A simple — and drastic — plan for Baltimore's Harborplace.

With Harborplace in receivership, there is much wringing of hands and furrowing of brows as to what should be done for this jewel of the Inner Harbor. There is a solution for what. It’s a simple one. And a drastic one.

Instead of finding new owners, new management, new ideas, just tear it down.


That might seem like apostasy as these two buildings have always had an almost sacred place in the story of Baltimore’s downtown renaissance, deservedly so. But now they have down their job, and it’s time to move on.

Some history is in order. Though their presence and importance now seem like a no-brainers, Harborplace was actually a controversial proposal. The beginnings of the Inner Harbor re-development had removed various dilapidated structures and turned the area into a pleasant urban park. The Maryland Science Center was there and the USS Constellation, but mainly it was open space.


Many wanted it to stay that way — so many that they signed petitions and put the question of building Harborplace onto a ballot as a referendum. My knee-jerk stance was always pro-park, and I debated with friends which way to vote. I could see both sides, but eventually decided that downtowns were essentially for commerce and voted in favor.

There was another aspect of Baltimore you might not remember from pre-Harborplace days: After about 5:30 p.m., the downtown was deserted. Once the workday was over, tumbleweed could easily have blown down Light Street.

There are still times that I find myself caught in traffic at 10 p.m. on Pratt Street and shake my head in amazement at the transformation, remembering those deserted days, how they contrast with the bustling busy-ness of Baltimore’s central business district today.

There are many reasons this happened — from dollar houses to Fells Point bars — but there is no doubt that Harborplace was both a cornerstone and a catalyst. I loved it. I ate many meals there. I shopped there. I hung out there. It was great. I was glad I voted for it.

But now it is a victim of its own success. The people who come to downtown Baltimore have many options at any time of the day or night — from the National Aquarium and Power Plant Live area to the Visionary Arts Museum to a wide variety of restaurants and other entertainment.

Indeed, the central commercial area has made an unexpected move to the east as that part of the Inner Harbor is now the happening place, both as a destination and as a gateway to Little Italy, Fells Point and Canton, which have all benefited from the four decades of downtown revival.

Harborplace did exactly what it was supposed to do. It brought people downtown. We don’t need it to do that anymore. Add to this the fact that almost all retail is in crisis due to online shopping and you have what is essentially an outmoded business model.

What should happen? Let’s go back to the thinking behind that pre-Harborplace referendum. There was a good case made then for a beautiful urban park surrounding the Inner Harbor. You can make an even better case for it now. Baltimore’s downtown didn’t have any hustle and bustle before Harborplace; now it has plenty of it. What is needed is a place to escape that. And tearing down Harborplace would provide it.

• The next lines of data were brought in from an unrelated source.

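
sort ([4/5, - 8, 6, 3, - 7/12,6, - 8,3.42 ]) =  [ -8,- 8, - 7/12, 4/5, 3,3.42, 6, 6 ]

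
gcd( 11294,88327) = 1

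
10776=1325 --9451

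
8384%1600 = 384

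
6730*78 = 524940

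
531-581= -50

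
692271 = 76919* 9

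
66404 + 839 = 67243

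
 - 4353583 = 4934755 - 9288338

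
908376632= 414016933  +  494359699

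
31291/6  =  31291/6 =5215.17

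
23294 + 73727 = 97021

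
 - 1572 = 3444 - 5016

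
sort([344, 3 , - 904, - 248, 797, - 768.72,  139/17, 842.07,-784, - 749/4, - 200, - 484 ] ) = [ - 904, - 784,-768.72, - 484, - 248, - 200, - 749/4, 3, 139/17, 344, 797, 842.07]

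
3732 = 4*933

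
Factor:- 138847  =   - 43^1*3229^1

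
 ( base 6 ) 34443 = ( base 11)3776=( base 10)4923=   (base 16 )133B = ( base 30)5e3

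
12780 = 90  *142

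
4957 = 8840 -3883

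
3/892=3/892 = 0.00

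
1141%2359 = 1141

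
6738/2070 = 3 + 88/345=3.26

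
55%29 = 26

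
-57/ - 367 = 57/367 = 0.16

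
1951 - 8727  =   - 6776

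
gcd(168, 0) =168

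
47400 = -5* ( - 9480 ) 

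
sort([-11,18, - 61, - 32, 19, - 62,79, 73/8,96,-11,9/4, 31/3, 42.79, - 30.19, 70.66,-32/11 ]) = [-62, - 61, - 32,  -  30.19,-11, - 11,  -  32/11 , 9/4, 73/8, 31/3, 18,19,42.79, 70.66,79, 96 ]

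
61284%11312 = 4724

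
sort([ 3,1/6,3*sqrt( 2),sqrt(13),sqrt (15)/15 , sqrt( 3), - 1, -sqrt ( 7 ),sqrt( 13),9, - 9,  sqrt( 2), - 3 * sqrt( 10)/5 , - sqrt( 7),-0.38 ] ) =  [-9,-sqrt( 7), -sqrt ( 7 ), - 3*sqrt( 10) /5, - 1,- 0.38,1/6,sqrt( 15)/15,sqrt( 2),sqrt( 3), 3, sqrt( 13), sqrt(13),3*sqrt(2 ),9] 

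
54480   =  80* 681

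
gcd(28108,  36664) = 4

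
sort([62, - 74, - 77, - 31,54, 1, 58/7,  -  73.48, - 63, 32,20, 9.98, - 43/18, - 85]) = [ - 85, - 77, - 74, - 73.48, - 63, - 31, - 43/18, 1 , 58/7,  9.98, 20,32,54, 62 ] 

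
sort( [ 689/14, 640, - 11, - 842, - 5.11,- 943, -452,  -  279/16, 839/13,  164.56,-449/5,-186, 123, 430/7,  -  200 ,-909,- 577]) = [ - 943 ,-909,-842, - 577, - 452, -200,-186, - 449/5, - 279/16, - 11, - 5.11,689/14, 430/7, 839/13 , 123,  164.56, 640 ] 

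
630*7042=4436460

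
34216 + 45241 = 79457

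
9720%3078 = 486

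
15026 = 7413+7613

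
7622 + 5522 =13144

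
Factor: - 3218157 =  - 3^3*119191^1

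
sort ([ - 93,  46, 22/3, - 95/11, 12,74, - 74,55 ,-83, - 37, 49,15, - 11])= [ - 93, - 83, - 74, - 37,-11, - 95/11,22/3, 12,15,  46, 49,55 , 74]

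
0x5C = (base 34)2o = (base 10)92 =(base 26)3E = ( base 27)3b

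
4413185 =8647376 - 4234191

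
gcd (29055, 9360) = 195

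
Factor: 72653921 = 379^1*191699^1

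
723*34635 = 25041105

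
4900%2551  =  2349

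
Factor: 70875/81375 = 3^3*31^( - 1) = 27/31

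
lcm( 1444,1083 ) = 4332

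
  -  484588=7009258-7493846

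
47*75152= 3532144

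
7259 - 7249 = 10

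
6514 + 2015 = 8529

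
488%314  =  174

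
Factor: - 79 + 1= - 78 = - 2^1*3^1*13^1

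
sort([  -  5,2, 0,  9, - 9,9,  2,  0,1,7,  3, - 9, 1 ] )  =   [ - 9, - 9, - 5,  0, 0, 1,  1 , 2,2, 3,7,9, 9]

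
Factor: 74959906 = 2^1*7^3*113^1*967^1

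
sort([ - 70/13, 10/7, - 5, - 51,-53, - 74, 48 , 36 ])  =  [ - 74, - 53, - 51, - 70/13,-5, 10/7,36, 48]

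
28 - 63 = - 35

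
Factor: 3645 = 3^6*5^1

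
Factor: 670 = 2^1*5^1*67^1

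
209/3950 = 209/3950 = 0.05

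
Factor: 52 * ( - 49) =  - 2^2 * 7^2*  13^1 = - 2548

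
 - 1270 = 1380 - 2650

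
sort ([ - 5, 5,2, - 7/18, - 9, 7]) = [  -  9, - 5, - 7/18,2,5, 7 ] 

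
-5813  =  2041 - 7854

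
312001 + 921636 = 1233637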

That’s not to say that commerce should be banned. It would still be the place for harbor cruises to depart and for tourists to get oriented. The USS Constellation would still be there as would the Maryland Science Center. I could see some simple seasonal outdoor food service as is found in many parks, perhaps pop-up shops.

It would be good to look at Harborplace as we do our athletic heroes. When people like Brooks Robinson and Ray Lewis came to the end of their time in uniform and left the Orioles and Ravens, no one said they were failures. No, their great careers were celebrated, their accomplishments highlighted and appreciated.

So it should be with Harborplace. It had a great run, almost 40 years. And it did what it was supposed to do. Indeed it did that better than almost anyone who remembers that deserted downtown imagined it could. Its demolition should be a big thank-you party as we turn the page and start a new chapter for Baltimore.